Review by Breanne Boland
June 1
5, 2006 Issue

A Prairie Home Companion is an adaptation of Garrison Keillor’s long-running radio variety show. Rather than being a concert film, a recording of the live show that creates the radio version, the existing premise was fit onto a more dramatic storyline. The owner of the Fitzgerald Theater in St. Paul, an evil, capitalistic Texan played by Tommy Lee Jones, has decided to level it and put in a parking lot instead, leaving the Companion crew homeless, and bringing an end to the show. Rather than appealing to the audience and the world for salvation, most of them accept it gracefully, if sadly, figuring that all things must end sometime.

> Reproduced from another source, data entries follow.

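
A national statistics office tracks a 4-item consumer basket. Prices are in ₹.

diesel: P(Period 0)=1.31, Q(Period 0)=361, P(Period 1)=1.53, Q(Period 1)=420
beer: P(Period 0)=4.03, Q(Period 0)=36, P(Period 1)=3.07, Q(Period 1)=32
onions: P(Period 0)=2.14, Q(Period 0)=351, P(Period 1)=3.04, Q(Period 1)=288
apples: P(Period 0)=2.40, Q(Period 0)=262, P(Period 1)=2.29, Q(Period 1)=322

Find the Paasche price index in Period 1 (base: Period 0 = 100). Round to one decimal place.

113.8

Paasche price index uses current-period quantities as weights.
ΣP(Period 1)·Q(Period 1) = 1.53×420 + 3.07×32 + 3.04×288 + 2.29×322 = 642.6 + 98.24 + 875.52 + 737.38 = 2353.74
ΣP(Period 0)·Q(Period 1) = 1.31×420 + 4.03×32 + 2.14×288 + 2.40×322 = 550.2 + 128.96 + 616.32 + 772.8 = 2068.28
Index = 2353.74 / 2068.28 × 100 = 113.8018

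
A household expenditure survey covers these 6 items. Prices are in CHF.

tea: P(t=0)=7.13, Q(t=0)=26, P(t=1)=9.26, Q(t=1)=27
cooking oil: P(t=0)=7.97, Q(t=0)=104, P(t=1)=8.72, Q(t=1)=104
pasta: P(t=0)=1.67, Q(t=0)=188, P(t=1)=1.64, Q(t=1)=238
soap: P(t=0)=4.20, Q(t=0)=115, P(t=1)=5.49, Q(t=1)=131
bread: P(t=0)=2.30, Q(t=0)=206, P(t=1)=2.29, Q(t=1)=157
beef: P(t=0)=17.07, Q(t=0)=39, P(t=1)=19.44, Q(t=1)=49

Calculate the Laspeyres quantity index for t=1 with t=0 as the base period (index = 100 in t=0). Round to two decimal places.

Laspeyres quantity index uses base-period prices as weights.
ΣP(t=0)·Q(t=1) = 7.13×27 + 7.97×104 + 1.67×238 + 4.20×131 + 2.30×157 + 17.07×49 = 192.51 + 828.88 + 397.46 + 550.2 + 361.1 + 836.43 = 3166.58
ΣP(t=0)·Q(t=0) = 7.13×26 + 7.97×104 + 1.67×188 + 4.20×115 + 2.30×206 + 17.07×39 = 185.38 + 828.88 + 313.96 + 483 + 473.8 + 665.73 = 2950.75
Index = 3166.58 / 2950.75 × 100 = 107.3144

107.31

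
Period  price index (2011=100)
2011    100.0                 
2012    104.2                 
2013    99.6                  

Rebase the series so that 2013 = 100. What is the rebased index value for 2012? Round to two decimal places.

Rebased(2012) = 104.2 / 99.6 × 100 = 104.6185

104.62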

This make-believe version of Companion doesn’t abandon all of the real elements of the show. Many musicians, such as the Guy’s All Star Shoe Band, made the trip from radio to screen, and creator/MC Keillor transitioned as well. Considering that for most of the film, actors and movie stars and other people who are used to being seen on film surround him, he shifts well. He couldn’t have very well been written out, or played by someone else, as the radio show is too closely identified with his voice, writing, and vision to exist without him. Still, he could have easily been out of place, as people often can be when they go from one medium to another, a vestigial part of the adaptation, included as a cameo and nothing else. Rather than being a side note, a box checked on the way to a fairly faithful version of this, his part is as big as Meryl Streep’s or Virginia Madsen’s, and it’s bigger than Lindsay Lohan’s. Just like on the radio show, he pulls the entire thing together. The separate pieces of acts and of backstage drama are united with his presence and his narration. The only awkward part is when Meryl Streep’s country singer brings up their shared romantic past, and he looks as surprised as the audience feels.

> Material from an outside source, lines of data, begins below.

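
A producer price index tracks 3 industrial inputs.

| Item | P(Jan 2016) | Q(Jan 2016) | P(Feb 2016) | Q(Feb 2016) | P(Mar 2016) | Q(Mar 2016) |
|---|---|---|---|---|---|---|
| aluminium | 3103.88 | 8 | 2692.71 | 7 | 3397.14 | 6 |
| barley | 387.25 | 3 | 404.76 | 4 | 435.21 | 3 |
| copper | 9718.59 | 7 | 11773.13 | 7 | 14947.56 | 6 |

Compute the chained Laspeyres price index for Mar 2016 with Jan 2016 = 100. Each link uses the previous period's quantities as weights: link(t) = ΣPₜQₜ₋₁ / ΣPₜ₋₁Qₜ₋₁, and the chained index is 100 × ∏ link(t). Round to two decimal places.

141.51

Link Jan 2016→Feb 2016:
ΣP(Feb 2016)Q(Jan 2016) = 2692.71×8 + 404.76×3 + 11773.13×7 = 21541.68 + 1214.28 + 82411.91 = 105167.87
ΣP(Jan 2016)Q(Jan 2016) = 3103.88×8 + 387.25×3 + 9718.59×7 = 24831.04 + 1161.75 + 68030.13 = 94022.92
link = 105167.87/94022.92 = 1.118534
Link Feb 2016→Mar 2016:
ΣP(Mar 2016)Q(Feb 2016) = 3397.14×7 + 435.21×4 + 14947.56×7 = 23779.98 + 1740.84 + 104632.92 = 130153.74
ΣP(Feb 2016)Q(Feb 2016) = 2692.71×7 + 404.76×4 + 11773.13×7 = 18848.97 + 1619.04 + 82411.91 = 102879.92
link = 130153.74/102879.92 = 1.265103
Chained index = 100 × 1.118534 × 1.265103 = 141.5062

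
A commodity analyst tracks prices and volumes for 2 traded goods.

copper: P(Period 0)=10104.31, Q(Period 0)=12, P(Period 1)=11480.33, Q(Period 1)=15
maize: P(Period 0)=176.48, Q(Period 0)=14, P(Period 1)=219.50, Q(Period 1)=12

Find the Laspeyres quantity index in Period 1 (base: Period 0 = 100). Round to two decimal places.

124.22

Laspeyres quantity index uses base-period prices as weights.
ΣP(Period 0)·Q(Period 1) = 10104.31×15 + 176.48×12 = 151564.65 + 2117.76 = 153682.41
ΣP(Period 0)·Q(Period 0) = 10104.31×12 + 176.48×14 = 121251.72 + 2470.72 = 123722.44
Index = 153682.41 / 123722.44 × 100 = 124.2155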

However, in turning it into a cinematic story, there’s an odd addition. Virginia Madsen is officially credited as “Dangerous Woman,” which is true, but shuffles around the truth that she’s apparently an angel. If she functioned as a deus ex machina, and she actually saved the day, it might work — an admission that everything eventually ends, if left to its own devices. Instead, she doesn’t, and her presence is even more mystifying. As it is, all the part does is provide a bright, otherworldly counterpoint to the hominess and simplicity that defines Prairie Home Companion.

Like Walk the Line, everyone featured in the film does their own singing and playing, although here they were done as live performances, with no dubbing or studio versions used. With the freshness of seeing actors turn into singers for a little while added to the energy and skill of the seasoned musicians, the show itself is good beyond what is necessary. Instead of being connective tissue for the different scenes set backstage, they justify their own existence.

Alas, the stumble of this movie is a surprising one. A variety show doesn’t offer any obvious ways of conversion into a linear story, but Keillor and Altman did that part well, offering a narrative flow and a sense of drama without compromising the original reason for making the film. It’s the end that lacks — the Companion folks accept their fate, but intervention by a supernatural being and a strange reunion set a few years after the story’s end mar what’s otherwise a good job done of a difficult thing. The show of the movie offers some thrilling parts, like any good live show would, but it doesn’t save it from the surprisingly strange taste the movie leaves once the credits roll.